Она была хорошая, он — плохой. Она обожала его, жалела, помогала, подарила ему шерстяной свитер на 23-е, подкармливала пирожками — золотая девочка! А он только позволял себя любить, гад такой. Пирожки ел, свитер носил, целовался пару раз, но даже в кино Маришку не пригласил. Потребитель. Эмоциональный вампир. Так мы тогда считали.
«Ну да, нравилась мне поначалу ее внешность,— оправдывался сокурсник, когда мы пытались его пристыдить,— но дальше — никак. Понимаете? Не зажглось, не мой человек. Так ведь бывает, в чем я виноват?.. Нет-нет, я ничего не обещал, хотел перевести все в дружбу. А она начала за мной бегать. Я ж не просил этот свитер, отказывался, а она в слезы... Пришлось ей духи на 8 Марта купить, чтоб все по справедливости. Что вы еще от меня хотите?» Я тогда впервые задумалась: действительно, что мы от него хотим?
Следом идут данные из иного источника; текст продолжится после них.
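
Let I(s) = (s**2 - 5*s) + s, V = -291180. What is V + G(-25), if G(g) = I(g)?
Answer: -290455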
Чтобы он как-нибудь заставил себя втюриться в эту Маришку? Или чтоб из вежливости продолжал ее обнадеживать? А зачем? Она вон и так после этих «Chanel Chance» обрадовалась, как ненормальная: «Девочки, кажется, у Димки зарождаются ко мне серьезные чувства!» и только усилила романтический напор. Бедный парень.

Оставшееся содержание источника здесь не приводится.